Collective for Living Cinema
From Wikipedia, the free encyclopedia
The Collective for Living Cinema was an outpost of avant-garde cinema located on White Street in Lower Manhattan in the United States of America. It regularly presented work by filmmakers such as Ken Jacobs, Johan van der Keuken, Yvonne Rainer, Christine Vachon, Dziga Vertov and many others who created films that were outside of the commercial mainstream in the United States. It also published a number of scholarly journals on film. Many of the founders studied film at SUNY Binghamton together, where they developed a particular interest in the avant-garde.
In the late 1980s, the Collective was forced to move from its 52 White Street location (due to legal and financial issues related to the building's certificate of occupancy and the NYC building codes for motion picture theaters) to a new space across the street. With rising costs, the gentrification of TriBeCa, and the debt incurred in creating a new theater, the Collective closed its doors in the early 1990s. The last home of the Collective, at 41 White Street, is now The Flea Theater.

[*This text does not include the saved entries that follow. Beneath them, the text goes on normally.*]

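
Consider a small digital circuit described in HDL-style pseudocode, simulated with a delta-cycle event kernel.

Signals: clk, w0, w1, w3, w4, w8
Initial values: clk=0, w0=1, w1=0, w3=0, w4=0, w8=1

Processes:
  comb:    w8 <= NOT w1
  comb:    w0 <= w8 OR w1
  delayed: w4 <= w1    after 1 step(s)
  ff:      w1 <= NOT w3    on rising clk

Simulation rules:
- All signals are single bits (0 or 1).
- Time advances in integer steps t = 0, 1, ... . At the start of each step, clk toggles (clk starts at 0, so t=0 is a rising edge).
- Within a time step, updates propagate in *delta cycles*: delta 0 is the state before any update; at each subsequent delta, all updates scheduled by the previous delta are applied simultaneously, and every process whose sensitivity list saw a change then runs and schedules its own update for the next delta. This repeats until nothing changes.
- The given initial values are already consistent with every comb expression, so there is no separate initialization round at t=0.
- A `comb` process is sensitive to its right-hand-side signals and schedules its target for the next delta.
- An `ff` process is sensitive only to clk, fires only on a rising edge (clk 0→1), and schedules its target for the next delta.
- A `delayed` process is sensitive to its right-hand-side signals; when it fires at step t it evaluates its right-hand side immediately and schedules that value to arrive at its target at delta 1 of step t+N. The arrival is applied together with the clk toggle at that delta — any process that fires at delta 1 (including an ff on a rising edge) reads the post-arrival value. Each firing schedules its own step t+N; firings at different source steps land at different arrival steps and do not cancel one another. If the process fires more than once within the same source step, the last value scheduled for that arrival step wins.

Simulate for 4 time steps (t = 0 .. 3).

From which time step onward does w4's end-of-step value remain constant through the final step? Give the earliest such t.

t=0 Δ0: w8=1 w3=0 w0=1 clk=0 w4=0 w1=0
  Δ1: clk:0→1
  Δ2: w1:0→1
  Δ3: w8:1→0
  (3Δ to stable)
t=1 Δ0: w8=0 w3=0 w0=1 clk=1 w4=0 w1=1
  Δ1: clk:1→0, w4:0→1
  (1Δ to stable)
t=2 Δ0: w8=0 w3=0 w0=1 clk=0 w4=1 w1=1
  Δ1: clk:0→1
  (1Δ to stable)
t=3 Δ0: w8=0 w3=0 w0=1 clk=1 w4=1 w1=1
  Δ1: clk:1→0
  (1Δ to stable)

1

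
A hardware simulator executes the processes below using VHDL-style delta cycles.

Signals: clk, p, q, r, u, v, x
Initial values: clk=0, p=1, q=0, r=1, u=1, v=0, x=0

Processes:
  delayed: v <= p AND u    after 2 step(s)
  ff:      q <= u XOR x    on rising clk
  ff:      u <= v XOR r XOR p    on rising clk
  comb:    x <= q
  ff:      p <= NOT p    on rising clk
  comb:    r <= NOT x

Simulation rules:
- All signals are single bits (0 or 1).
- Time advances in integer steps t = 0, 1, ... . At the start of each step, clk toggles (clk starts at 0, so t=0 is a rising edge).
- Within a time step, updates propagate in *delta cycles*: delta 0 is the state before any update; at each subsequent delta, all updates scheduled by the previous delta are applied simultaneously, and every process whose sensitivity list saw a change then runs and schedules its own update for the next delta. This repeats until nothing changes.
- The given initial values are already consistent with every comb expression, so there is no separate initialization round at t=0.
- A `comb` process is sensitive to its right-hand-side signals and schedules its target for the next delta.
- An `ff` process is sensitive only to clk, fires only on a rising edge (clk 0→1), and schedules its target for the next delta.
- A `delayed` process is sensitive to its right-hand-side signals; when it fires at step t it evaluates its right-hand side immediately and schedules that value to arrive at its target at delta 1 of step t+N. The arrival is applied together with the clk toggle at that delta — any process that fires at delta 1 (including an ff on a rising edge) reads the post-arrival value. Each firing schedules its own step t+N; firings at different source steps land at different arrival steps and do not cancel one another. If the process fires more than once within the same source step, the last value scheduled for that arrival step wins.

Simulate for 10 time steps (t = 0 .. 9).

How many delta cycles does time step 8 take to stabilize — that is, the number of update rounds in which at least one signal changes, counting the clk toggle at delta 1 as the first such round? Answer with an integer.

t0.Δ0 v=0 q=0 u=1 r=1 clk=0 x=0 p=1
t0.Δ1 v=0 q=0 u=1 r=1 clk=1 x=0 p=1
t0.Δ2 v=0 q=1 u=0 r=1 clk=1 x=0 p=0
t0.Δ3 v=0 q=1 u=0 r=1 clk=1 x=1 p=0
t0.Δ4 v=0 q=1 u=0 r=0 clk=1 x=1 p=0
t1.Δ0 v=0 q=1 u=0 r=0 clk=1 x=1 p=0
t1.Δ1 v=0 q=1 u=0 r=0 clk=0 x=1 p=0
t2.Δ0 v=0 q=1 u=0 r=0 clk=0 x=1 p=0
t2.Δ1 v=0 q=1 u=0 r=0 clk=1 x=1 p=0
t2.Δ2 v=0 q=1 u=0 r=0 clk=1 x=1 p=1
t3.Δ0 v=0 q=1 u=0 r=0 clk=1 x=1 p=1
t3.Δ1 v=0 q=1 u=0 r=0 clk=0 x=1 p=1
t4.Δ0 v=0 q=1 u=0 r=0 clk=0 x=1 p=1
t4.Δ1 v=0 q=1 u=0 r=0 clk=1 x=1 p=1
t4.Δ2 v=0 q=1 u=1 r=0 clk=1 x=1 p=0
t5.Δ0 v=0 q=1 u=1 r=0 clk=1 x=1 p=0
t5.Δ1 v=0 q=1 u=1 r=0 clk=0 x=1 p=0
t6.Δ0 v=0 q=1 u=1 r=0 clk=0 x=1 p=0
t6.Δ1 v=0 q=1 u=1 r=0 clk=1 x=1 p=0
t6.Δ2 v=0 q=0 u=0 r=0 clk=1 x=1 p=1
t6.Δ3 v=0 q=0 u=0 r=0 clk=1 x=0 p=1
t6.Δ4 v=0 q=0 u=0 r=1 clk=1 x=0 p=1
t7.Δ0 v=0 q=0 u=0 r=1 clk=1 x=0 p=1
t7.Δ1 v=0 q=0 u=0 r=1 clk=0 x=0 p=1
t8.Δ0 v=0 q=0 u=0 r=1 clk=0 x=0 p=1
t8.Δ1 v=0 q=0 u=0 r=1 clk=1 x=0 p=1
t8.Δ2 v=0 q=0 u=0 r=1 clk=1 x=0 p=0
t9.Δ0 v=0 q=0 u=0 r=1 clk=1 x=0 p=0
t9.Δ1 v=0 q=0 u=0 r=1 clk=0 x=0 p=0

2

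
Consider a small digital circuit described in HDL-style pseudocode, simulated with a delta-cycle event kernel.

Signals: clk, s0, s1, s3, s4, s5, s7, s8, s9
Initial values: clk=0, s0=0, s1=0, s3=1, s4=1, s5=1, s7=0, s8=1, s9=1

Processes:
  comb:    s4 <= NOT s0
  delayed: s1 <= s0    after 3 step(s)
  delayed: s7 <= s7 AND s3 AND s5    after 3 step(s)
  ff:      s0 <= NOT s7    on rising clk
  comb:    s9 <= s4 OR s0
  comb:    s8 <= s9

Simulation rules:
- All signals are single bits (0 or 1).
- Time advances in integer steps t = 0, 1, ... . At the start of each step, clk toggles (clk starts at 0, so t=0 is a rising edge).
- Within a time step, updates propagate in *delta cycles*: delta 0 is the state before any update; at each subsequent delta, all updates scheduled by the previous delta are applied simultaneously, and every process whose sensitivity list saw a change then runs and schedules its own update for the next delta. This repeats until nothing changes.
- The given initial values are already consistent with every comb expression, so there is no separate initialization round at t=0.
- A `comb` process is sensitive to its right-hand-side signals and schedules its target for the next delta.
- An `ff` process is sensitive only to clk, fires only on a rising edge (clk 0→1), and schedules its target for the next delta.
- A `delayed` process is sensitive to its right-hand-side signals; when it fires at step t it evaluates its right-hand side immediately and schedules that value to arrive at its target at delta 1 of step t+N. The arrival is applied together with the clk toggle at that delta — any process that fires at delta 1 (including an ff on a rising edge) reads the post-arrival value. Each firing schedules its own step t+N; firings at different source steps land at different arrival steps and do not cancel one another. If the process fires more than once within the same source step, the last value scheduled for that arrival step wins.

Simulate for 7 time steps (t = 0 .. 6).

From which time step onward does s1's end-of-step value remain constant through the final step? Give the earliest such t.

t0.Δ0 clk=0 s3=1 s9=1 s7=0 s8=1 s5=1 s1=0 s0=0 s4=1
t0.Δ1 clk=1 s3=1 s9=1 s7=0 s8=1 s5=1 s1=0 s0=0 s4=1
t0.Δ2 clk=1 s3=1 s9=1 s7=0 s8=1 s5=1 s1=0 s0=1 s4=1
t0.Δ3 clk=1 s3=1 s9=1 s7=0 s8=1 s5=1 s1=0 s0=1 s4=0
t1.Δ0 clk=1 s3=1 s9=1 s7=0 s8=1 s5=1 s1=0 s0=1 s4=0
t1.Δ1 clk=0 s3=1 s9=1 s7=0 s8=1 s5=1 s1=0 s0=1 s4=0
t2.Δ0 clk=0 s3=1 s9=1 s7=0 s8=1 s5=1 s1=0 s0=1 s4=0
t2.Δ1 clk=1 s3=1 s9=1 s7=0 s8=1 s5=1 s1=0 s0=1 s4=0
t3.Δ0 clk=1 s3=1 s9=1 s7=0 s8=1 s5=1 s1=0 s0=1 s4=0
t3.Δ1 clk=0 s3=1 s9=1 s7=0 s8=1 s5=1 s1=1 s0=1 s4=0
t4.Δ0 clk=0 s3=1 s9=1 s7=0 s8=1 s5=1 s1=1 s0=1 s4=0
t4.Δ1 clk=1 s3=1 s9=1 s7=0 s8=1 s5=1 s1=1 s0=1 s4=0
t5.Δ0 clk=1 s3=1 s9=1 s7=0 s8=1 s5=1 s1=1 s0=1 s4=0
t5.Δ1 clk=0 s3=1 s9=1 s7=0 s8=1 s5=1 s1=1 s0=1 s4=0
t6.Δ0 clk=0 s3=1 s9=1 s7=0 s8=1 s5=1 s1=1 s0=1 s4=0
t6.Δ1 clk=1 s3=1 s9=1 s7=0 s8=1 s5=1 s1=1 s0=1 s4=0

3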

Many people affiliated with the Collective for Living Cinema were or have gone on to be quite influential in media, such the late Alf Bold, the former programmer of the Arsenal Kino in Berlin, Judith Shulevitz, the columnist for the New York Times and Slate, and John Sloss, the attorney and film producer who has produced more than 40 films, including Far From Heaven, Before Sunset, Personal Velocity, and The Fog of War.
Others are noted artists such as the filmmaker Lizzie Borden, who very appropriately taught film editing at the Collective.